The court concluded that the first defendant was negligent of the duty as pleaded.

An interesting question posed during the judgment was whether the defendants could rely on the plaintiff’s misrepresentation applying the principles of estoppel i.e. whether the plaintiff could be legally prevented from relying on the lack of consent of her parent or guardian. As the court correctly pointed out:

“This issue has attracted some debate in analogist circumstances where an unassisted minor has fraudulently misrepresented his majority and contractual capacity.”

Having considered case law on the matter, the court expresses the following view:

“In my view the answer lies in the following: whilst a doli capax minor (a minor with full legal appreciation of his or her conduct) (my underlining) may be held liable for committing a delict, i.e. wrongful act where he is prejudicing another party, those acts should be distinguished from acts where the age of majority should operate to protect those minors who may unilaterally think that they are doli capax enough to consent to the risk of injury to themselves. I am further fortified in this view in that my reading of the whole content and tenor of the Children’s Act and the subsequent case law regarding the best interests of children, all emphasize the need for the protection of “young persons”. This protection should also be in respect of their obligations and liabilities against themselves or their own conduct, if not in general, then certainly in respect of the present case and the risk of injury inherent in the activities presented by the first defendant. I therefore find that the defence of estoppel cannot be relied on by the defendants.”

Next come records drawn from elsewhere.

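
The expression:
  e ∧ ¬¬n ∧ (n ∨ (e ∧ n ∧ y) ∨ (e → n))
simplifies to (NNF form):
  e ∧ n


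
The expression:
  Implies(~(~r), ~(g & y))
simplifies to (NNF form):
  ~g | ~r | ~y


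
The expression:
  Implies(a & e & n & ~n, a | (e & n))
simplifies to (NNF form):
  True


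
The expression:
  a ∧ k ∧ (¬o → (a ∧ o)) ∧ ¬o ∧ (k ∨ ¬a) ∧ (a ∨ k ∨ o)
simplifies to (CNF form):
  False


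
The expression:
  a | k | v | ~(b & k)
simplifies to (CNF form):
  True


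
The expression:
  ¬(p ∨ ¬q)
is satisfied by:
  {q: True, p: False}


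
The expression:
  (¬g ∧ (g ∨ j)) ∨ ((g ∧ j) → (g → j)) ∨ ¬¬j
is always true.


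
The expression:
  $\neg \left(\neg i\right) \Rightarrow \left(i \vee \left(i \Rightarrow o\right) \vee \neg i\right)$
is always true.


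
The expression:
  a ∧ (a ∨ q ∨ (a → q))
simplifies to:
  a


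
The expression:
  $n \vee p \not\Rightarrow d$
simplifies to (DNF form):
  $n \vee \left(p \wedge \neg d\right)$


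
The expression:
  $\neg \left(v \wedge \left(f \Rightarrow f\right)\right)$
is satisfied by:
  {v: False}


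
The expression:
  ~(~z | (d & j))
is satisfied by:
  {z: True, d: False, j: False}
  {z: True, j: True, d: False}
  {z: True, d: True, j: False}


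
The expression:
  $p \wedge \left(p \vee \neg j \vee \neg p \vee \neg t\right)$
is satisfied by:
  {p: True}


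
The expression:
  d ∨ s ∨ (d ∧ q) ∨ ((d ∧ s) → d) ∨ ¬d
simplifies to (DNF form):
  True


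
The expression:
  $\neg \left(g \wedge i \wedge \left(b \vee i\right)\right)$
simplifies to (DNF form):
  $\neg g \vee \neg i$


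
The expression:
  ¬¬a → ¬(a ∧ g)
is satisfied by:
  {g: False, a: False}
  {a: True, g: False}
  {g: True, a: False}


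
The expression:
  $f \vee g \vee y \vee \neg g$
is always true.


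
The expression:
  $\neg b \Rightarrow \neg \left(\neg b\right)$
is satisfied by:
  {b: True}


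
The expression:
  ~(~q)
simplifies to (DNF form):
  q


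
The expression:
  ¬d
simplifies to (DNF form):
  ¬d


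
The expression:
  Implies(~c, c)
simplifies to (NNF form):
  c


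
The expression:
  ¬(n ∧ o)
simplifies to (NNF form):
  ¬n ∨ ¬o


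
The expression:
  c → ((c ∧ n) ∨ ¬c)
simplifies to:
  n ∨ ¬c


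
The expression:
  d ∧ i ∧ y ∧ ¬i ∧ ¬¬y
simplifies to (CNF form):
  False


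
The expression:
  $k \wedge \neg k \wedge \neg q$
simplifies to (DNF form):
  $\text{False}$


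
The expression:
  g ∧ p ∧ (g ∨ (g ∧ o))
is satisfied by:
  {p: True, g: True}


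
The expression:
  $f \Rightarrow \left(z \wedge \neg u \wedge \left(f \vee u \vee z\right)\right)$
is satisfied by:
  {z: True, f: False, u: False}
  {z: False, f: False, u: False}
  {u: True, z: True, f: False}
  {u: True, z: False, f: False}
  {f: True, z: True, u: False}


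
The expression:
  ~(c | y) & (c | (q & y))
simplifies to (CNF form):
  False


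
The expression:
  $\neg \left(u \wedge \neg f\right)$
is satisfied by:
  {f: True, u: False}
  {u: False, f: False}
  {u: True, f: True}


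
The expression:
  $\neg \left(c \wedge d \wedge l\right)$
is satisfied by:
  {l: False, c: False, d: False}
  {d: True, l: False, c: False}
  {c: True, l: False, d: False}
  {d: True, c: True, l: False}
  {l: True, d: False, c: False}
  {d: True, l: True, c: False}
  {c: True, l: True, d: False}


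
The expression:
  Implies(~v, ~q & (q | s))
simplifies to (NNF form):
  v | (s & ~q)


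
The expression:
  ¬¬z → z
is always true.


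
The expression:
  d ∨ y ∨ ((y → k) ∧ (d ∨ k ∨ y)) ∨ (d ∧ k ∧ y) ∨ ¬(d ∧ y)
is always true.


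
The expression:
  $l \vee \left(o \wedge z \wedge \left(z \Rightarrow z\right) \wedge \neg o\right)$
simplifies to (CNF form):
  $l$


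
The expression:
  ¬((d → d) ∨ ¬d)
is never true.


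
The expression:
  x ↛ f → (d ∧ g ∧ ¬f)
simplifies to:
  f ∨ (d ∧ g) ∨ ¬x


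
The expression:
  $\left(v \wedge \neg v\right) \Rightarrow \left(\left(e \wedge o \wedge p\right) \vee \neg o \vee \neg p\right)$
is always true.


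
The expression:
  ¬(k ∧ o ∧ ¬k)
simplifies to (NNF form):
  True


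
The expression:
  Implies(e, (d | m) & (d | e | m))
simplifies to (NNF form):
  d | m | ~e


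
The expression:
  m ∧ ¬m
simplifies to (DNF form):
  False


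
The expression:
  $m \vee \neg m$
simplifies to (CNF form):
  $\text{True}$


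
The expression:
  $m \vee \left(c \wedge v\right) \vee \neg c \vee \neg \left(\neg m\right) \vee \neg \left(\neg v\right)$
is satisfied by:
  {m: True, v: True, c: False}
  {m: True, c: False, v: False}
  {v: True, c: False, m: False}
  {v: False, c: False, m: False}
  {m: True, v: True, c: True}
  {m: True, c: True, v: False}
  {v: True, c: True, m: False}


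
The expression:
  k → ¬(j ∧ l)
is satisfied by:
  {l: False, k: False, j: False}
  {j: True, l: False, k: False}
  {k: True, l: False, j: False}
  {j: True, k: True, l: False}
  {l: True, j: False, k: False}
  {j: True, l: True, k: False}
  {k: True, l: True, j: False}


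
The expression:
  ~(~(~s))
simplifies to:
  ~s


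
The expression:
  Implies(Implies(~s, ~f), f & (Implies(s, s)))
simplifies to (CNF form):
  f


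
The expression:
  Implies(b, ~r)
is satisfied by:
  {b: False, r: False}
  {r: True, b: False}
  {b: True, r: False}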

In a further attempt to avoid liability, it was argued on behalf of the first defendant that there was no factual / causal connection between the injuries sustained by the plaintiff and the conduct of the first defendant. It is convenient to quote from the judgment in this regard:

“In the present instance one need not speculate whether the injury would have ensued had there been proper consent for the mere participation in the potentially risky sport of skydiving and the potentiality of a novice minor injuring herself is exactly what could have been prevented by insistence on legally competent consent. There was no evidence of any attempt to get hold of the plaintiff’s mother or any other indication as to whether she would have granted or refused her consent. As facts stood “on the day” the plaintiff would not have gone up in the aircraft and performed a student “first jump” had it not been for the first defendant’s negligent breach of its duty. … I therefore find that the injury, manifesting exactly the risk foreseen by the first defendant, is causally sufficiently closely related to the defendant’s breach.”

In the result the plaintiff succeeded with her action against the first defendant, having failed to establish a liability on the part of the second defendant.

The judgment is an interesting example of the need to make enquiries regarding the legal status of a contracting party. Based on the facts in question, the court held that there was a need on the part of a party contracting with a minor to ascertain whether she was duly assisted in concluding a contract. Had the first defendant made the enquiry it would have realised that it was dealing with a contracting party whose capacity to do so was legally imperfect. Had the enquiry been conducted, the plaintiff would not have participated in the skydiving exercise and would not have been injured.